Above all, comparing someone to the Nazis doesn’t just demonize them; it also effectively dehumanizes them. Throughout history, such demonization and dehumanization are an early, crucial step toward carrying out violence against one’s enemies. This is a dangerous road to be on. 

There are many things that we can and should do to come together as Americans. For starters, how about we all stop with the Nazi comparisons?  

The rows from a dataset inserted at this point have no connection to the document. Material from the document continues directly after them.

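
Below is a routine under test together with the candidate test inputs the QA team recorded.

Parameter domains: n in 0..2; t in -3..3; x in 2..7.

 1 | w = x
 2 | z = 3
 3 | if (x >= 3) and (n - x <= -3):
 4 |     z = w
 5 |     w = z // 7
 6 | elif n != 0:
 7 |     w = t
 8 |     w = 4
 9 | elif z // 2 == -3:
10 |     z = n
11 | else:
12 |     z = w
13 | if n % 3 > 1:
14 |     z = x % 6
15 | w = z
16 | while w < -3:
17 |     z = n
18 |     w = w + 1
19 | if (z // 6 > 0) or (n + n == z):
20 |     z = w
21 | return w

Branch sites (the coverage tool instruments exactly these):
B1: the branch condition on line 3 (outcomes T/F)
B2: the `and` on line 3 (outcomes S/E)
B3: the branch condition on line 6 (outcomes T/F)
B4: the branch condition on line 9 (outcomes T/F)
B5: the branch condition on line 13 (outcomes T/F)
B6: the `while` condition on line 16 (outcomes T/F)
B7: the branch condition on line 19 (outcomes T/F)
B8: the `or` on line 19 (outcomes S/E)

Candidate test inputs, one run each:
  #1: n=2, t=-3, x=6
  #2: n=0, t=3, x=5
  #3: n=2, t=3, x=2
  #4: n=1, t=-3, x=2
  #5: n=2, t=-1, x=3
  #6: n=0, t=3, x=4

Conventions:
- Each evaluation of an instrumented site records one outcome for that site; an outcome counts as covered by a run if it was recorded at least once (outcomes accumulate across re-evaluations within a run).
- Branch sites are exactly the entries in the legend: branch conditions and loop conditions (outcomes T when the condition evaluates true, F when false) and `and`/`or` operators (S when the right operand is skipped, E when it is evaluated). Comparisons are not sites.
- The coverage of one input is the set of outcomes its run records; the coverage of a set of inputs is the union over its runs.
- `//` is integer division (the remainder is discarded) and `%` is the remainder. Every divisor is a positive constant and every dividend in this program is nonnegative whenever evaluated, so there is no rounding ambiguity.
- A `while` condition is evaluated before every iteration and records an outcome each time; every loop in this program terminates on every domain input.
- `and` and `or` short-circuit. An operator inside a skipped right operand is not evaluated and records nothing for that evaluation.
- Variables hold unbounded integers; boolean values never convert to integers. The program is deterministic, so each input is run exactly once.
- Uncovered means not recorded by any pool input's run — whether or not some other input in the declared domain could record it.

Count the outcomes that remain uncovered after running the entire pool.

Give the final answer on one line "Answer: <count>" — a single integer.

input #1 (n=2, t=-3, x=6): events B2->E, B1->T, B5->T, B6->F, B8->E, B7->F; covers B1=T, B2=E, B5=T, B6=F, B7=F, B8=E
input #2 (n=0, t=3, x=5): events B2->E, B1->T, B5->F, B6->F, B8->E, B7->F; covers B1=T, B2=E, B5=F, B6=F, B7=F, B8=E
input #3 (n=2, t=3, x=2): events B2->S, B1->F, B3->T, B5->T, B6->F, B8->E, B7->F; covers B1=F, B2=S, B3=T, B5=T, B6=F, B7=F, B8=E
input #4 (n=1, t=-3, x=2): events B2->S, B1->F, B3->T, B5->F, B6->F, B8->E, B7->F; covers B1=F, B2=S, B3=T, B5=F, B6=F, B7=F, B8=E
input #5 (n=2, t=-1, x=3): events B2->E, B1->F, B3->T, B5->T, B6->F, B8->E, B7->F; covers B1=F, B2=E, B3=T, B5=T, B6=F, B7=F, B8=E
input #6 (n=0, t=3, x=4): events B2->E, B1->T, B5->F, B6->F, B8->E, B7->F; covers B1=T, B2=E, B5=F, B6=F, B7=F, B8=E
union over the pool: B1=T, B1=F, B2=S, B2=E, B3=T, B5=T, B5=F, B6=F, B7=F, B8=E
uncovered (6 of 16): B3=F, B4=T, B4=F, B6=T, B7=T, B8=S

Answer: 6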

For anyone who’s unwilling, I’d invite them to read about the standing cells at Auschwitz, tiny spaces less than one square yard where the Nazis forced four people who just worked a full day of hard labor to spend the night. Sitting was impossible, and the only source of air was a tiny opening — just enough to prevent the victims from suffocating. The punishment often lasted for several days or weeks. 

Already starved and overworked, prisoners often died of exhaustion or went mad, forced to stand each night in the most claustrophobic of spaces while struggling each second to breathe. 

If – may God forbid — that starts happening in America, then we can start with the Nazi comparisons. Until then, let’s do something concrete and constructive in the name of unity.